Getting Started: Why It’s Hard And What You Can Do About It

March 17, 2015
image of Jessica Swift

© Jessica Swift


Consider something you’re procrastinating on. Something that feels big and scary, but that you know if you would just buckle down and do it you’d feel a sense of accomplishment / happiness / pride / relief. Really get it in your mind and think about the thing you know you need to do but are just not doing.


How does it make you feel?


Anxious? Like you’re lazy? No good? Like you’re proving to yourself that you just don’t have what it takes and you never will?



  • What if I fail?
  • What if I succeed and then I squelch and waste it?
  • What if I just don’t have what it takes?
  • So-and-so is better at this than me. Why bother? I’ll never be that great.
  • This is too hard. I’m not smart enough.

You get the idea.


Maybe you put this big, scary thing on your calendar week after week and never make any progress, and you proceed to feel worse and worse and worse.


All of our excuses stem from some form of fear — worry, doubt, comparison, judgment, you name it — and they stop pretty much all of us from time to time. We’re only human after all!


For me, the hardest part in getting started on something that feels big / scary / unknown is simply that: the part where I have to get started.


I am an artist, and sometimes making art feels pretty scary — making art is essentially creating something brand new out of nothing! Sometimes I’ll procrastinate all day and find every reason I can come up with not to just go downstairs to my painting studio. Getting to my painting table is often THE hardest step. Once I’m there, it’s all good. (Sweet relief, I did it!) But you wouldn’t believe how challenging getting there is sometimes.


Can you relate?


Maybe your big scary thing is learning about email marketing. Maybe it’s organizing an in-person workshop. Maybe it’s cold-calling potential customers. Maybe it’s making a phone call to ask why your invoice hasn’t been paid. Maybe it’s making art. Maybe it’s facing your taxes.


Whatever it is, I have some good news. You can create an ease-filled path for yourself to get from where you are now (procrastination/fear) to where you want to go (success/action). And it’s actually pretty simple!


Big tasks can feel scary. Small tasks feel much more manageable.

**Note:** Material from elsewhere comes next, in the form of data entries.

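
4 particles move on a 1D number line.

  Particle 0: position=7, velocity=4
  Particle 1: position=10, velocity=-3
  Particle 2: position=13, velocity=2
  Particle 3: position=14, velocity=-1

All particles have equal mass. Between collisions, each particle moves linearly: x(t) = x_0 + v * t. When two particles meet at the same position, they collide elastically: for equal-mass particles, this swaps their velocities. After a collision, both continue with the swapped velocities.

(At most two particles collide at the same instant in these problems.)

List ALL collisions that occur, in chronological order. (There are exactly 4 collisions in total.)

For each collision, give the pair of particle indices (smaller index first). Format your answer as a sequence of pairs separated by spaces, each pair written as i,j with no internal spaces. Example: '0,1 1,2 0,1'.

Answer: 2,3 0,1 1,2 2,3

Derivation:
Collision at t=1/3: particles 2 and 3 swap velocities; positions: p0=25/3 p1=9 p2=41/3 p3=41/3; velocities now: v0=4 v1=-3 v2=-1 v3=2
Collision at t=3/7: particles 0 and 1 swap velocities; positions: p0=61/7 p1=61/7 p2=95/7 p3=97/7; velocities now: v0=-3 v1=4 v2=-1 v3=2
Collision at t=7/5: particles 1 and 2 swap velocities; positions: p0=29/5 p1=63/5 p2=63/5 p3=79/5; velocities now: v0=-3 v1=-1 v2=4 v3=2
Collision at t=3: particles 2 and 3 swap velocities; positions: p0=1 p1=11 p2=19 p3=19; velocities now: v0=-3 v1=-1 v2=2 v3=4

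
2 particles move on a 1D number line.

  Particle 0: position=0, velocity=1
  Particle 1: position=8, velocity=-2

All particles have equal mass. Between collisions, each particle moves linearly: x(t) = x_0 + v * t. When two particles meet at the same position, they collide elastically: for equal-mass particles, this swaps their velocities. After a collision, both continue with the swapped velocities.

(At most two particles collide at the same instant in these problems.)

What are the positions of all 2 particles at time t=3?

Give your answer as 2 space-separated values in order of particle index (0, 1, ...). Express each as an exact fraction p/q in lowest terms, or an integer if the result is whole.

Collision at t=8/3: particles 0 and 1 swap velocities; positions: p0=8/3 p1=8/3; velocities now: v0=-2 v1=1
Advance to t=3 (no further collisions before then); velocities: v0=-2 v1=1; positions = 2 3

Answer: 2 3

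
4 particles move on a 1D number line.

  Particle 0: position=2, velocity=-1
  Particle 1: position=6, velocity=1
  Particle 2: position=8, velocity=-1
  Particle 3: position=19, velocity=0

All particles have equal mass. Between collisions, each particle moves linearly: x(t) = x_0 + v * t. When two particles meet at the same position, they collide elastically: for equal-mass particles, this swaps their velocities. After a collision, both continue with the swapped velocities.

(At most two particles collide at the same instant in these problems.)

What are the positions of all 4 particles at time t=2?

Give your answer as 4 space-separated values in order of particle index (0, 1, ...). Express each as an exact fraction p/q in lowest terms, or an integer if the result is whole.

Collision at t=1: particles 1 and 2 swap velocities; positions: p0=1 p1=7 p2=7 p3=19; velocities now: v0=-1 v1=-1 v2=1 v3=0
Advance to t=2 (no further collisions before then); velocities: v0=-1 v1=-1 v2=1 v3=0; positions = 0 6 8 19

Answer: 0 6 8 19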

Here’s what I want you to do.


I want you to make a list of every teeny tiny step that it will take for you to get started on your big scary thing. I want you to make it soooo simple and dummy-proof that each step feels practically effortless. Go back to the very beginning of what stops you. For me, it’s often that I get sucked into my computer and my email inbox. So I’ll start there. I’ll keep with my painting example from above to illustrate what I mean.

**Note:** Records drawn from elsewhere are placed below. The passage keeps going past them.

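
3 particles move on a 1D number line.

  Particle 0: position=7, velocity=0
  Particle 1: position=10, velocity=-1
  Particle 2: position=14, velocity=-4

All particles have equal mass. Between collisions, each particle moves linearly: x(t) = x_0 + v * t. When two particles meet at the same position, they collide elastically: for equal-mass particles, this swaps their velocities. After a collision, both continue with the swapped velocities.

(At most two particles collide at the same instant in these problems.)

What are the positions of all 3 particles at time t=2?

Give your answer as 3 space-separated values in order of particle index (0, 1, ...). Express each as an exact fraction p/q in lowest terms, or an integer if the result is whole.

Collision at t=4/3: particles 1 and 2 swap velocities; positions: p0=7 p1=26/3 p2=26/3; velocities now: v0=0 v1=-4 v2=-1
Collision at t=7/4: particles 0 and 1 swap velocities; positions: p0=7 p1=7 p2=33/4; velocities now: v0=-4 v1=0 v2=-1
Advance to t=2 (no further collisions before then); velocities: v0=-4 v1=0 v2=-1; positions = 6 7 8

Answer: 6 7 8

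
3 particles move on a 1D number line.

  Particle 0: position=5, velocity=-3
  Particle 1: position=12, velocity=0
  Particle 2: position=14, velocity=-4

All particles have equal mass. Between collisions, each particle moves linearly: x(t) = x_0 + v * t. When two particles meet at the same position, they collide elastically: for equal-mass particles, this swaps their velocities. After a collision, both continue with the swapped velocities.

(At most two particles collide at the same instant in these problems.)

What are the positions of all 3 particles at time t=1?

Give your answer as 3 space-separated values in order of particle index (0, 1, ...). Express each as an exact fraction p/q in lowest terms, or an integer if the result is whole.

Answer: 2 10 12

Derivation:
Collision at t=1/2: particles 1 and 2 swap velocities; positions: p0=7/2 p1=12 p2=12; velocities now: v0=-3 v1=-4 v2=0
Advance to t=1 (no further collisions before then); velocities: v0=-3 v1=-4 v2=0; positions = 2 10 12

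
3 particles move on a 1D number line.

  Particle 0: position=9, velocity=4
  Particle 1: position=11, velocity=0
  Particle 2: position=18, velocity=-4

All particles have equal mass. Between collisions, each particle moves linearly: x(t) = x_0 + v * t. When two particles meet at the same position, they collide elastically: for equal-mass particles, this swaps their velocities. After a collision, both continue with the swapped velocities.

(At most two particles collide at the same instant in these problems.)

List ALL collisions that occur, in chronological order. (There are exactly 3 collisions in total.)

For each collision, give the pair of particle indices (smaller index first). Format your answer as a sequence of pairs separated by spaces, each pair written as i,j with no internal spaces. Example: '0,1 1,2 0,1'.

Collision at t=1/2: particles 0 and 1 swap velocities; positions: p0=11 p1=11 p2=16; velocities now: v0=0 v1=4 v2=-4
Collision at t=9/8: particles 1 and 2 swap velocities; positions: p0=11 p1=27/2 p2=27/2; velocities now: v0=0 v1=-4 v2=4
Collision at t=7/4: particles 0 and 1 swap velocities; positions: p0=11 p1=11 p2=16; velocities now: v0=-4 v1=0 v2=4

Answer: 0,1 1,2 0,1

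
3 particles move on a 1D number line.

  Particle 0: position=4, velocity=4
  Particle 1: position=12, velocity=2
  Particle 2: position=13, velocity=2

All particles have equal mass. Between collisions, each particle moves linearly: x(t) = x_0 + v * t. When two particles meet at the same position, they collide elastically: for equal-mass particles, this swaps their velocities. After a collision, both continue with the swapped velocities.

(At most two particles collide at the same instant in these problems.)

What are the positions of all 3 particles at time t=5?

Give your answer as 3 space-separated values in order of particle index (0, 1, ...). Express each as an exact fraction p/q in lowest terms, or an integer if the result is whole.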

My big scary thing: Starting to work on a new painting.


My steps to get there:



  1. Turn off my computer.
  2. Stand up.
  3. Take three deep breaths.
  4. Say to myself: “I’m going downstairs.” Decide to do it.
  5. Walk to the top of the stairs.
  6. Walk down the stairs.
  7. Turn on the lights.
  8. Turn on some music. Put on my painting apron.
  9. Hang a new canvas on the wall.
  10. Put some paint on my palette.
  11. Pick up a paint brush.
  12. Put paint on the canvas.
  13. And voila, I’ve started a painting!

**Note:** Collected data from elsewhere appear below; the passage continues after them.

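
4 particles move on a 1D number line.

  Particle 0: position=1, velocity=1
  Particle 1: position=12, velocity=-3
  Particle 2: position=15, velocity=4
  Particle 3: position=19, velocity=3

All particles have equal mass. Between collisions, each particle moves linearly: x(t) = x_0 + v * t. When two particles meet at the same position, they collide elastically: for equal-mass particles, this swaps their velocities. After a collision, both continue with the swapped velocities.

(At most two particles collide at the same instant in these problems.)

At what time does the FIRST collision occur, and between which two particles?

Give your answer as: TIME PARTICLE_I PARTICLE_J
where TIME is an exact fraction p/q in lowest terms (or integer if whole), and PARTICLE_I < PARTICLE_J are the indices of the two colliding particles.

Pair (0,1): pos 1,12 vel 1,-3 -> gap=11, closing at 4/unit, collide at t=11/4
Pair (1,2): pos 12,15 vel -3,4 -> not approaching (rel speed -7 <= 0)
Pair (2,3): pos 15,19 vel 4,3 -> gap=4, closing at 1/unit, collide at t=4
Earliest collision: t=11/4 between 0 and 1

Answer: 11/4 0 1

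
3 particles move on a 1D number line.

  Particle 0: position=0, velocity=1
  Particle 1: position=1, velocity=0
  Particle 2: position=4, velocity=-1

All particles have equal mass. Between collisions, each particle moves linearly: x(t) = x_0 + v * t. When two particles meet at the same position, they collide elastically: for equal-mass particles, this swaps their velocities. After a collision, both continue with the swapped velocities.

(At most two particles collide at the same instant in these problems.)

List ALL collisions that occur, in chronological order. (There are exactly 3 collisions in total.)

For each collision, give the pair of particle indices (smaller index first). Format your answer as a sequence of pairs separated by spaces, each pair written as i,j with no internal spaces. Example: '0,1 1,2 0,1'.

Collision at t=1: particles 0 and 1 swap velocities; positions: p0=1 p1=1 p2=3; velocities now: v0=0 v1=1 v2=-1
Collision at t=2: particles 1 and 2 swap velocities; positions: p0=1 p1=2 p2=2; velocities now: v0=0 v1=-1 v2=1
Collision at t=3: particles 0 and 1 swap velocities; positions: p0=1 p1=1 p2=3; velocities now: v0=-1 v1=0 v2=1

Answer: 0,1 1,2 0,1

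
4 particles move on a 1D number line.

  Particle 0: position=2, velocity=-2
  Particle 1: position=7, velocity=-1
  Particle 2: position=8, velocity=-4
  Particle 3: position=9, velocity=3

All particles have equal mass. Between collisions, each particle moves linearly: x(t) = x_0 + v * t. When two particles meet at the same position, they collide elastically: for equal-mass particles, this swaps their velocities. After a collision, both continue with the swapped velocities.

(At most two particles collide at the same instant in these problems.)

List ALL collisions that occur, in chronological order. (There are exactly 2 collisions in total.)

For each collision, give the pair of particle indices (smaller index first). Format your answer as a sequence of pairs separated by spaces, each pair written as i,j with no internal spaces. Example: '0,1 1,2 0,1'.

Answer: 1,2 0,1

Derivation:
Collision at t=1/3: particles 1 and 2 swap velocities; positions: p0=4/3 p1=20/3 p2=20/3 p3=10; velocities now: v0=-2 v1=-4 v2=-1 v3=3
Collision at t=3: particles 0 and 1 swap velocities; positions: p0=-4 p1=-4 p2=4 p3=18; velocities now: v0=-4 v1=-2 v2=-1 v3=3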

Once I’ve started, half the battle is over. It’s much easier to continue creating the painting once I’ve built some momentum!


When you make a list of these tiny to-dos rather than one big, scary to-do — and when the first item on the list is incredibly easy to accomplish — you set yourself up for success. If you’re like me, you love checking things off a list, so each tiny step you complete brings you closer to a sense of success and forward motion, and that feeling is addictive!


Every scary task can be broken into a series of non-scary steps. And once you start the first non-scary step, you’re on your way to an ease-filled journey toward accomplishing your big scary thing.


It may seem too simple, but it really works. Try it!